C’est peut-être même le cas de Philippe Pemezec qui n’a peut-être pas trop compris (ou plutôt voulu comprendre) qu’un étranger qui ferait un excellent concitoyen peut arriver pauvre sur sa commune.

D’un autre côté, on peut admettre (de fait, on le fait) qu’un élu, mettons, de gauche, ou d’une certaine droite humaniste, ne veuille pas trop voir se constituer des ghettos communautaristes sur sa commune, voire nourrisse quelques préjugés (de diverses natures), quant à la capacité d’intégration des uns et des autres. Question de dosage plus que de grands principes : le pragmatisme finit souvent par l’emporter. En mettant souvent en œuvre non pas « la » solution, mais diverses ébauches de possibles solutions.

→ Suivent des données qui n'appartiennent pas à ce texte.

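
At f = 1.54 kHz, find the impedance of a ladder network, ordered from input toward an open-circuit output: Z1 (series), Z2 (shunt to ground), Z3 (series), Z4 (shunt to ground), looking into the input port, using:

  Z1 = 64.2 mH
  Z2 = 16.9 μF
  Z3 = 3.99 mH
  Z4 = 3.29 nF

Step 1 — Angular frequency: ω = 2π·f = 2π·1540 = 9676 rad/s.
Step 2 — Component impedances:
  Z1: Z = jωL = j·9676·0.0642 = 0 + j621.2 Ω
  Z2: Z = 1/(jωC) = -j/(ω·C) = 0 - j6.115 Ω
  Z3: Z = jωL = j·9676·0.00399 = 0 + j38.61 Ω
  Z4: Z = 1/(jωC) = -j/(ω·C) = 0 - j3.141e+04 Ω
Step 3 — Ladder network (open output): work backward from the far end, alternating series and parallel combinations. Z_in = 0 + j615.1 Ω = 615.1∠90.0° Ω.

Z = 0 + j615.1 Ω = 615.1∠90.0° Ω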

Mais le véritable critère d’acceptation est de fait beaucoup plus souvent le revenu couplé à l’éducation et à la formation, même si des pauvres sachant rester « à leur place » seront parfois préférés à de nouveaux riches peu supportables.

Comment intégrer ?

À Niort par exemple, naguère plus qu’antan, avant d’égorger le mouton dans la baignoire du HLM, c’était le cochon. Davantage que le musulman poussant le son d’une musique orientale, c’était le braillard aviné au pinard qui dérangeait. L’exode rural s’est accompagné d’un afflux massif dans diverses communes urbaines avec divers corollaires pas toujours plaisants.

Pour éviter des générations successives de cas sociaux, il a bien fallu procéder à de la discrimination positive, par exemple en fournissant des emplois municipaux à des gens ne brillant pas trop par leurs compétences ou leurs capacités initiales d’adaptation. Il a fallu aussi dé-densifier de véritables ghettos de « petits blancs » considérés parfois de modérément à fortement nuisibles.

Si les « souchiens » français sont tous plus ou moins des descendants de Charlemagne (un seul direct en France : un comte d’Andlau), nombre sont ceux à être aussi issus de la cour des miracles, de gueuses et de gueux, de criminels en haillons.

Pour être net, au risque de se rendre (très) antipathique, l’eugénisme a été mis en pratique par les galères, les travaux forcés, les déportations, les bataillons disciplinaires, les guerres, les orphelinats au régime impitoyable. Notre actuelle société, à juste titre, s’y refuse.

La discrimination négative l’a largement emporté sur la positive (plutôt au compte-goutte, le curé recommandant une très jeune pauvresse pour devenir bonne à tout faire, l’instituteur signalant un élève dépenaillé un peu plus éveillé que d’autres à un employeur ou au sergent-recruteur).

Je ne sais si la masse des gueux nés en France de parents français était proportionnellement supérieure ou inférieure à celle des étrangers ou descendants d’allogènes actuellement mais il faudrait peut-être se poser les problèmes aussi en ces termes : la « racaille » d’antan parlait majoritairement un patois ou une langue « régionale ». Celle de naguère était parfois issue d’une immigration européenne qui ne s’est pas « assimilée » en une seule génération, et divers communautarismes ont subsisté longtemps.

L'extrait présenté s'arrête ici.